On Sunday, January 6, 2013 11:24:41 PM UTC+1, Simon Ochsenreither wrote:
>
>
> OpenJDK is as much open source as Android: it is in the licensing sense; 
> but not in the community and collaboration sense.
> Someone should probably invent a new word for it, so that people don't 
> have false assumptions.
>

For far too long, people (in this group as well) have inflated "open 
source" with artificial attributes. It's odd really, because the wording is 
quite precise; the source code is open for inspection, and depending on the 
license, open for modification. However, just how the project is governed 
is out of the scope of any OSS-license that I am aware of.

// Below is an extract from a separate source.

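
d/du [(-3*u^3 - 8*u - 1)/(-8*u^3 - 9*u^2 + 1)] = (27*u^4 - 128*u^3 - 105*u^2 - 18*u - 8)/(64*u^6 + 144*u^5 + 81*u^4 - 16*u^3 - 18*u^2 + 1)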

While it's really nice to have code available, at the end of the day, it's 
more important to use an open standard than open source - the source is 
simply an implementation detail, nothing more and nothing less. That's my 
main beef with Java, it is not as much a standardized syntax and API as it 
is a narrow 3-tier product (JME/JSE/JEE); as Microsoft, Apache and Google 
would come to learn each their own way (arguably Microsoft the least 
elegant of the crowd).

It seems the best we can hope for then, is when open source and open 
standards intersect. However, even so, regardless of it being a committee 
or Linus Torvalds, somebody needs to coordinate and standardize around a 
mainline with a trademark (Java, .NET, Android, Ubuntu etc.). In the case 
of Java, it's just unfortunate that there's a heavy tie to a required 
runtime environment which Oracle doesn't really know what to do with. Let's 
keep in mind, that Lombok itself is a symptom of lack of features in the 
language which btw. Google is also exploring (i.e. Android R file 
generation). The Java space seems divided into 3 groups now: those who 
continue the vanilla road, those who explore workarounds and finally (an 
ever increasing) group of people who left the ecosystem over alternatives 
like Clojure, Scala etc. and who for practical purposes might as well 
substitute the JVM with Parrot, CLR, whatever.